70 years ago today, General Patton's representative in Fedala, Morocco, negotiated a truce with French Resident General Nogues, which blossomed into a cessation of hostilities later throughout French North Africa. It was the beginning of getting France back into the Allied fold after the Vichy years.
Today in Tangier, Remembrance Day poppies were much in evidence at St. Andrew's Anglican church, where representatives of the Royal Navy, Royal Air Force, and British Army presided over a very dignified service in honor of the war dead, some of whom are buried in the church's graveyard.
Down the street, the French Consul General led the annual commemoration in front of Tangier's monument aux morts. His speech honored not only French but also the numerous Moroccan fallen.

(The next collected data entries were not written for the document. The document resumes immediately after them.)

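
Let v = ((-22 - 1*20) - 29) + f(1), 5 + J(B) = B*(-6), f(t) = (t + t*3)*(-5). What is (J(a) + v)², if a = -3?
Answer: 6084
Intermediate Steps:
f(t) = -20*t (f(t) = (t + 3*t)*(-5) = (4*t)*(-5) = -20*t)
J(B) = -5 - 6*B (J(B) = -5 + B*(-6) = -5 - 6*B)
v = -91 (v = ((-22 - 1*20) - 29) - 20*1 = ((-22 - 20) - 29) - 20 = (-42 - 29) - 20 = -71 - 20 = -91)
(J(a) + v)² = ((-5 - 6*(-3)) - 91)² = ((-5 + 18) - 91)² = (13 - 91)² = (-78)² = 6084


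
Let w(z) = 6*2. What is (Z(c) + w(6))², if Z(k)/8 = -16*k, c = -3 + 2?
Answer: 19600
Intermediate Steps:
w(z) = 12
c = -1
Z(k) = -128*k (Z(k) = 8*(-16*k) = -128*k)
(Z(c) + w(6))² = (-128*(-1) + 12)² = (128 + 12)² = 140² = 19600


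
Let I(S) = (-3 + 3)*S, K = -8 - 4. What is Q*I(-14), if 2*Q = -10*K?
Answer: 0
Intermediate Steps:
K = -12
I(S) = 0 (I(S) = 0*S = 0)
Q = 60 (Q = (-10*(-12))/2 = (1/2)*120 = 60)
Q*I(-14) = 60*0 = 0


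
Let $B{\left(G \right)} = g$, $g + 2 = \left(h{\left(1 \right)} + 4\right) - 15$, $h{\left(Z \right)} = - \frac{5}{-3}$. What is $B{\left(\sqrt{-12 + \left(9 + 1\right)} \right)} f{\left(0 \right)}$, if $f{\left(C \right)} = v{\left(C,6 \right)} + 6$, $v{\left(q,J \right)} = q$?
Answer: $-68$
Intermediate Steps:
$h{\left(Z \right)} = \frac{5}{3}$ ($h{\left(Z \right)} = \left(-5\right) \left(- \frac{1}{3}\right) = \frac{5}{3}$)
$f{\left(C \right)} = 6 + C$ ($f{\left(C \right)} = C + 6 = 6 + C$)
$g = - \frac{34}{3}$ ($g = -2 + \left(\left(\frac{5}{3} + 4\right) - 15\right) = -2 + \left(\frac{17}{3} - 15\right) = -2 - \frac{28}{3} = - \frac{34}{3} \approx -11.333$)
$B{\left(G \right)} = - \frac{34}{3}$
$B{\left(\sqrt{-12 + \left(9 + 1\right)} \right)} f{\left(0 \right)} = - \frac{34 \left(6 + 0\right)}{3} = \left(- \frac{34}{3}\right) 6 = -68$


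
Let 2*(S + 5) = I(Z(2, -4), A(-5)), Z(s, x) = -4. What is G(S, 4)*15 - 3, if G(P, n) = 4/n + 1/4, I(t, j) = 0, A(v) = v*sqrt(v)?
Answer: 63/4 ≈ 15.750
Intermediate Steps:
A(v) = v**(3/2)
S = -5 (S = -5 + (1/2)*0 = -5 + 0 = -5)
G(P, n) = 1/4 + 4/n (G(P, n) = 4/n + 1*(1/4) = 4/n + 1/4 = 1/4 + 4/n)
G(S, 4)*15 - 3 = ((1/4)*(16 + 4)/4)*15 - 3 = ((1/4)*(1/4)*20)*15 - 3 = (5/4)*15 - 3 = 75/4 - 3 = 63/4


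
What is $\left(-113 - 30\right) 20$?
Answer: $-2860$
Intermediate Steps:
$\left(-113 - 30\right) 20 = \left(-143\right) 20 = -2860$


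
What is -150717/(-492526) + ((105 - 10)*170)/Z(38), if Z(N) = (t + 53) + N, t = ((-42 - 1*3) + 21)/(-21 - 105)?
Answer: 33465763191/188637458 ≈ 177.41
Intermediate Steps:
t = 4/21 (t = ((-42 - 3) + 21)/(-126) = (-45 + 21)*(-1/126) = -24*(-1/126) = 4/21 ≈ 0.19048)
Z(N) = 1117/21 + N (Z(N) = (4/21 + 53) + N = 1117/21 + N)
-150717/(-492526) + ((105 - 10)*170)/Z(38) = -150717/(-492526) + ((105 - 10)*170)/(1117/21 + 38) = -150717*(-1/492526) + (95*170)/(1915/21) = 150717/492526 + 16150*(21/1915) = 150717/492526 + 67830/383 = 33465763191/188637458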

70 years ago, when President Roosevelt came to Morocco in the wake of Operation Torch, he paid homage to the American and French soldiers buried in a battlefield cemetery on the Moroccan coast.
At TALIM, we are focusing on this important period in history, in part because of the role that the Tangier American Legation played in Operation Torch, but also because of the special place of Interzone Tangier in the strategic balance of World War II.
Seven decades on, we are taking rare documents and artifacts out of our file drawers and sharing them with visitors to our museum. And we welcome researchers into this period, when Tangier was a locus for wartime espionage and sabotage. Recently we welcomed Superintendent Rob Allen of the Gibraltar Defence Police, who is doggedly researching a mysterious explosion in Tangier harbor in 1942, which killed several of his predecessors in the Gibraltar Services Police.
Superintendent Allen may not fit the profile of our usual researcher – "'Four guys died and very little was known about it,' he told the Gibraltar Chronicle. 'I'm a detective, and I quite like an investigation.'" We wish him well, and hope that our research facilities will help open doors to this 70-year old mystery.